“Don’t think I’ll ever figure this out, but that doesn’t stop me from trying. Not sure why though.
Why do people feel the need to denigrate others to prove that their side of the story is the only one which is right.
I know part of the answer to that, because I know my family better than I would like to know them.
Still, this woman is talking about things she didn’t actually experience first hand, it’s all a story she was told by someone else.
Mind you, she was told the story so many times, she now believes that she lived it.
She also believes that the person who told her the story loved her.
She believes she knew him better than anyone else in the world, but if that were true, she would know that he was incapable of loving anyone
That was one of his biggest frustrations in life, his inability to experience love within himself.
Which is why he chose the two women that he did, because they did not know how to love either.
So the three of them invented a version of love and made it the ultimate version of love. Folie a trois.
They fought viciously over him, he enjoyed that, encouraged it, engineered it, stoked the flames of hate because that was love to him.
And now that he is gone, all they have left is the fight over him, and they will never stop the fight, because they fear life without it.
The fight was exciting, it gave them such high highs and such low lows, a fantasy drug which made life more exciting, made them important.
That’s how he caught them both in his web, with the constant excitement of heightened emotions, a life of never ending drama.
They’ll never get why I don’t want to be involved in the drama, why I don’t pick a side, make it my life purpose to fight and die fighting.
They are not interested in understanding, thus they don’t even try.
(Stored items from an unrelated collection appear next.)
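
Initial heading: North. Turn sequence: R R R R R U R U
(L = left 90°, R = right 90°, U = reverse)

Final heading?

Start: North
  R (right (90° clockwise)) -> East
  R (right (90° clockwise)) -> South
  R (right (90° clockwise)) -> West
  R (right (90° clockwise)) -> North
  R (right (90° clockwise)) -> East
  U (U-turn (180°)) -> West
  R (right (90° clockwise)) -> North
  U (U-turn (180°)) -> South
Final: South

Answer: Final heading: South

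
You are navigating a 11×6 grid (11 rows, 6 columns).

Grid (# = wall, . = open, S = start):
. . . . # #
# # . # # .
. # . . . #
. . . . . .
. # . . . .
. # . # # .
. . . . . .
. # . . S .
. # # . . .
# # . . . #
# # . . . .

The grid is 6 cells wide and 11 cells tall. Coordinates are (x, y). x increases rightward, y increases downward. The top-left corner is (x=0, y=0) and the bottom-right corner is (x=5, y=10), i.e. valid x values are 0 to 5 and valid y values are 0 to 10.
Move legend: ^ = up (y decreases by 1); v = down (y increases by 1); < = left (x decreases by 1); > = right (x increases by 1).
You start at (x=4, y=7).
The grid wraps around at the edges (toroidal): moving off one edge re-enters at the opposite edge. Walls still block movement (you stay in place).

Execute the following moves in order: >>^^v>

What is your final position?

Answer: Final position: (x=1, y=6)

Derivation:
Start: (x=4, y=7)
  > (right): (x=4, y=7) -> (x=5, y=7)
  > (right): (x=5, y=7) -> (x=0, y=7)
  ^ (up): (x=0, y=7) -> (x=0, y=6)
  ^ (up): (x=0, y=6) -> (x=0, y=5)
  v (down): (x=0, y=5) -> (x=0, y=6)
  > (right): (x=0, y=6) -> (x=1, y=6)
Final: (x=1, y=6)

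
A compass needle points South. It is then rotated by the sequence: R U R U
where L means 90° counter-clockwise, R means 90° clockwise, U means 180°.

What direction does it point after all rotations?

Answer: Final heading: North

Derivation:
Start: South
  R (right (90° clockwise)) -> West
  U (U-turn (180°)) -> East
  R (right (90° clockwise)) -> South
  U (U-turn (180°)) -> North
Final: North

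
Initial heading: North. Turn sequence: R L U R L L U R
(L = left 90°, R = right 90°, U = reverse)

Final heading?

Start: North
  R (right (90° clockwise)) -> East
  L (left (90° counter-clockwise)) -> North
  U (U-turn (180°)) -> South
  R (right (90° clockwise)) -> West
  L (left (90° counter-clockwise)) -> South
  L (left (90° counter-clockwise)) -> East
  U (U-turn (180°)) -> West
  R (right (90° clockwise)) -> North
Final: North

Answer: Final heading: North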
Their view is the only view, and they destroy anyone who doesn’t agree.
Their favourite weapon of destruction is to rip a person who disagrees with them to pieces with very vicious personal attacks.
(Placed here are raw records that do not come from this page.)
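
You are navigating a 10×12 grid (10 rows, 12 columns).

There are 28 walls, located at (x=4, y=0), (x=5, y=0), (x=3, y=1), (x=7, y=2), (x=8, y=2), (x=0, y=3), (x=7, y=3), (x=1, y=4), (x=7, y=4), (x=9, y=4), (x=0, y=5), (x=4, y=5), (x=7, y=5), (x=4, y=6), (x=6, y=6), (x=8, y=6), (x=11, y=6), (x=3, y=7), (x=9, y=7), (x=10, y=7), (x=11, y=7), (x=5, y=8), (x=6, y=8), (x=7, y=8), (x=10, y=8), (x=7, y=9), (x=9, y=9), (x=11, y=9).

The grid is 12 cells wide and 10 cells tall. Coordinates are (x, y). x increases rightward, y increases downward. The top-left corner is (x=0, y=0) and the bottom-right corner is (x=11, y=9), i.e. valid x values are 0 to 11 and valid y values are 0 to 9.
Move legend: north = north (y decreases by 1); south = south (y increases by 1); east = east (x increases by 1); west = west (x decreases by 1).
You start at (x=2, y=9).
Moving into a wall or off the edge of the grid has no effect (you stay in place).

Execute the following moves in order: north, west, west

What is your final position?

Answer: Final position: (x=0, y=8)

Derivation:
Start: (x=2, y=9)
  north (north): (x=2, y=9) -> (x=2, y=8)
  west (west): (x=2, y=8) -> (x=1, y=8)
  west (west): (x=1, y=8) -> (x=0, y=8)
Final: (x=0, y=8)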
They will say anything to crush opposition, if you try to defend yourself, then they know they’ve got you, and will go in for the kill.
What they don’t see with me is that they have destroyed me so many times with their words and attacks that I no longer exist in their world.
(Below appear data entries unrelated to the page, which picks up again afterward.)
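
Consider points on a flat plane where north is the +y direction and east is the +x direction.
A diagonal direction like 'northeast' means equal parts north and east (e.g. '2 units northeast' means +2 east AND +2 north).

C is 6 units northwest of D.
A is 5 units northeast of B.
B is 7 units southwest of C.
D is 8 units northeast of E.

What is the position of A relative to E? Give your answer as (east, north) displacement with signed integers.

Place E at the origin (east=0, north=0).
  D is 8 units northeast of E: delta (east=+8, north=+8); D at (east=8, north=8).
  C is 6 units northwest of D: delta (east=-6, north=+6); C at (east=2, north=14).
  B is 7 units southwest of C: delta (east=-7, north=-7); B at (east=-5, north=7).
  A is 5 units northeast of B: delta (east=+5, north=+5); A at (east=0, north=12).
Therefore A relative to E: (east=0, north=12).

Answer: A is at (east=0, north=12) relative to E.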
Their versions of me don’t exist, they never existed, but I did once think I was their versions of me, so I gave those versions life.
When they used to tell me who I was, I used to believe that’s who I was, then one day I woke up from their nightmare, and left their world.
They keep trying to suck me back into it, but once you leave someone else’s nightmare, there is no returning to it.
It’s odd to listen to someone attacking their version of you, knowing they believe that it is you, knowing they will never notice it’s not.
It’s strange when I think about it in retrospect, detached from it, yet tied to it by threads of the past, reminded by things in the now.
I grew up without a strong sense of identity, because my identity changed when their version of me changed to justify a new story they told.
One moment I was a genius, then an idiot, then very evil, then extremely good, a spoiled brat, a brainwashed sap, a victim, a victimiser.
And on and on and on until I was everything, everyone, nothing and no one.
It made me realise that we can convince ourselves of any identity we choose, and become that for as long as we believe that as our reality.
And we put a lot of effort into creating and maintaining our identity of choice, even when someone else chooses that identity for us.
I’ve spent a lot of my life trying to figure out who the real me was, desperate to have a real identity because it seemed vital to have one.
When I couldn’t find a real me, I gave up looking and just relaxed about it. Strangely enough I still exist even without a definite identity
Sometimes the best way to find yourself, the real you, is to stop looking, because you’re right here.
And you don’t have to prove who you are, because there is nothing to prove, you are you, and that’s that.
Yet who you are is fluid, not fixed, it moves with you, through you, in everything you say and do, it learns, changes, and evolves.”